Edited: More information from glxinfo: (looks like it uses AMD Radeon Pro 555X OpenGL Engine instead of the host's NVIDIA-Tesla-V100 card, would this lead to any problem?) image

s-laine commented 2 years ago

OpenGL version 1.4 is roughly 20 years old, and it's indeed running an ATI driver for some reason. Do you have an AMD board in the machine? My guess is that you don't have any OpenGL drivers installed in the system and you're seeing some sort of system default driver. You may be missing libnvidia-gl package or something else required for OpenGL support on the NVIDIA board.

To enable a bit more debug output, you can try adding dr.set_log_level(0) at the start of program. That shows if nvdiffrast is able to initialize the EGL context on the current Cuda device, and which OpenGL version it sees.

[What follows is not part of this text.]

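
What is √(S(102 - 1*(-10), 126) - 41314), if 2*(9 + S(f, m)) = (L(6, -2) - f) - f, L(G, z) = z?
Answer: 6*I*√1151 ≈ 203.56*I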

fyviezhao commented 2 years ago

@s-laine Thanks for your quick reply! Yes, I also agree the container is running an ATI driver instead of the Nvidia driver. I googled it and found the reason may be direct rendering: No. However, I don't find a good solution for turning this direct rendering on. I have sudo previlage but cannot reboot the docker host.

Here is the output after setting dr.set_log_level(0):

[I glutil.cpp:322] Creating GL context for Cuda device 0
[I glutil.cpp:325] Failed, falling back to default display
[I glutil.cpp:370] EGL 5.1 OpenGL context created (disp: 0x0000000005cd9eb0, ctx: 0x000000009d6863d0)
[I rasterize.cpp:103] OpenGL version reported as 3.1
Traceback (most recent call last):
  File "triangle.py", line 24, in <module>
    glctx = dr.RasterizeGLContext()
  File "/home/tiger/.local/lib/python3.7/site-packages/nvdiffrast/torch/ops.py", line 160, in __init__
    self.cpp_wrapper = _get_plugin().RasterizeGLStateWrapper(output_db, mode == 'automatic', cuda_device_idx)
RuntimeError: OpenGL 4.4 or later is required

It is a bit weird, as shown in glxinfo the OpenGL version seems to be 1.4 while in the log above it is reported as 3.1. Besides, the Ubuntu package libnvdia-gl is unavailable on Debian so I instead search and install a similar Debian package libnvidia-glcore, but it didn't work.

It seems that the problem could be solved by switching from ATI driver to Nvidia driver, wonder if you have any experience on this? Thanks for your help!

s-laine commented 2 years ago

This certainly looks like a driver issue. It looks like EGL fails to enumerate the (virtual) displays, used for forcing the OpenGL context onto a specific Cuda GPU, and that is a bad sign too.

If you don't have an AMD board in the machine, maybe it is possible to remove the ATI driver altogether. But installing/uninstalling GPU drivers is something that most likely requires a reboot, as previously reported on Ubuntu.

fyviezhao commented 2 years ago

Yes, now I need reach out to the cluster manager for solving this problems. Thanks!

pfeducode commented 1 year ago

How to solve this problem